ALBANY, N.Y. (AP) - New York Gov. Andrew Cuomo and legislative leaders have reached a deal on a $140 billion budget that provides some tax relief for businesses, homeowners and renters.
Details of the agreement are contained in legislation filed by staff members overnight Friday. It covers the budget for the fiscal year starting Tuesday.
Lawmakers are expected to return Sunday to discuss the bills and vote Monday.

The 332-page revenue bill lists property and renter's tax credits through so-called circuit breakers, tax credits for families and revisions in bank, corporate, manufacturers and estate taxes.

Some highlights of the 2014-15 State Budget agreement are listed below:

Property Tax Relief

  • $1.5 Billion in Property Tax Relief
    • Designed to incentivize local governments to share services and reduce their financial burden on the taxpayer.

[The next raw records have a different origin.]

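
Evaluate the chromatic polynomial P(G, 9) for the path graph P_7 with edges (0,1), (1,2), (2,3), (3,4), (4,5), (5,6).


P(P_7, k) = k * (k-1)^(6).
P(9) = 9 * 8^6 = 9 * 262144 = 2359296.

2359296


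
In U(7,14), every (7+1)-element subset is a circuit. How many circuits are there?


In U(7,14), circuits are the (8)-element subsets.
Any set of 8 elements is dependent, and removing any one element gives
an independent set of size 7, so it is a minimal dependent set.
Number of circuits = (14 choose 8) = 3003.

3003


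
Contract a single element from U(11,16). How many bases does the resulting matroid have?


Contracting e from U(11,16) gives U(10,15).
Bases of U(10,15) = C(15,10) = 15! / (10! * 5!) = 3003.

3003


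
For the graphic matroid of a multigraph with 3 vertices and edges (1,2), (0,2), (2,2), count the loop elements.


In a graphic matroid, a loop is a self-loop edge (u,u) with rank 0.
Examining all 3 edges for self-loops...
Self-loops found: (2,2)
Number of loops = 1.

1


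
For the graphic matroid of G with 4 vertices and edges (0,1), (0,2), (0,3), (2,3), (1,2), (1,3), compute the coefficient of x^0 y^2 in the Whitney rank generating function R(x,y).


R(x,y) = sum over A in 2^E of x^(r(E)-r(A)) * y^(|A|-r(A)).
G has 4 vertices, 6 edges. r(E) = 3.
Enumerate all 2^6 = 64 subsets.
Count subsets with r(E)-r(A)=0 and |A|-r(A)=2: 6.

6


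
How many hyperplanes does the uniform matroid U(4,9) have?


Hyperplanes of U(4,9) are flats of rank 3.
In a uniform matroid, these are exactly the (3)-element subsets.
Count = C(9,3) = (9 * 8 * 7) / (1 * 2 * 3) = 84.

84


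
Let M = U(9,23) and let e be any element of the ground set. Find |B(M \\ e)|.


Deleting e from U(9,23) gives U(9,22) since n > r.
Bases of U(9,22) = C(22,9) = 22! / (9! * 13!) = 497420.

497420


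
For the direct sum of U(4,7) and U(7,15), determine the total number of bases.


Bases of a direct sum M1 + M2: |B| = |B(M1)| * |B(M2)|.
|B(U(4,7))| = C(7,4) = 35.
|B(U(7,15))| = C(15,7) = 6435.
Total bases = 35 * 6435 = 225225.

225225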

Cutting Taxes and Creating Jobs

  • Cutting Manufacturer's Taxes to Zero
    • Establishes a 20% real property tax credit for manufacturers who own or lease property and lowers the tax rate on income for manufacturers from the current 5.9% to zero in 2014 and after.
  • Accelerated Phase-out of 18-A Utility Surcharge 
    • New Yorkers currently pay some of the highest energy bill in the nation and the temporary utility assessment exacerbates this burden on struggling businesses and families. This Budget will save businesses and residents $600 million over the next three years.
  • Continuing the Success of the REDCs
    • Provides $150 million in flexible new economic development capital funding and $70 Million in State tax credits for a fourth round of the REDC process.
  • Fulfilling Commitment to Western New York
    • Promotes the Governor's $1 Billion commitment to revitalize Buffalo's regional economy by including $680 Million in new capital appropriations for the "Buffalo Billion" program.

Major Education Investments and Reforms

  • School Aid
    • Includes a $1.1 billion (5.3%) increase in education aid for the 2014-15 school year. High-needs school districts will receive nearly 70% of the 2014-15 allocated increase.
  • Reform Common Core Implementation
    • Puts into law a series of recommendations to immediately improve the implementation of the Common Core in the state, including banning standardized "bubble tests" for young children, protecting students from high stakes testing based on unfair results, insuring instructional time is used for teaching and learning and not over-testing, and protecting the privacy of students.
  • Statewide Universal Full-Day Pre-K
    • Commits to investing $1.5 Billion over five years to support the phase-in of Statewide Universal Full-Day Pre-K program.
  • Protect Charter Schools
    • Increases tuition funding for charter school students over three years: $250 per student, first year, $350 for the second, and $500 in the third. Charter schools will be eligible for Pre-K funding.
  • Smart Schools
    • Includes a $2 Billion general obligation bond act, which will fund enhanced education technology in schools, with eligible projects including infrastructure improvements to bring high-speed broadband to schools and communities in their school district, and the purchase of classroom technology for use by students.

Restoring Public Trust

  • Reforming Public Trust
    • Includes further reforms to ensure New Yorkers have confidence that their elected officials are serving them honestly and with transparency. Proposals include tough new anti-bribery and anti-corruption laws, a test of public financing of elections at the state level.

New York Cleaner

  • Environmental Protection Fund
    • Includes $162 Million for the EPF, and increase of $9 Million from 2013-14.

New York Safer

  • Crack-Down on Youth Texting-While-Driving
    • Young and new drivers convicted of texting-while-driving will have their license suspended for 120 days on 1st offense, and a year for the 2nd offense.

New York Fairer

  • Fund the Commission of the Youth, Public Safety and Justice
    • Includes funding for the Commission to make recommendations on how best to raise the age of juvenile jurisdiction, improve outcomes for youth, and promote community safety.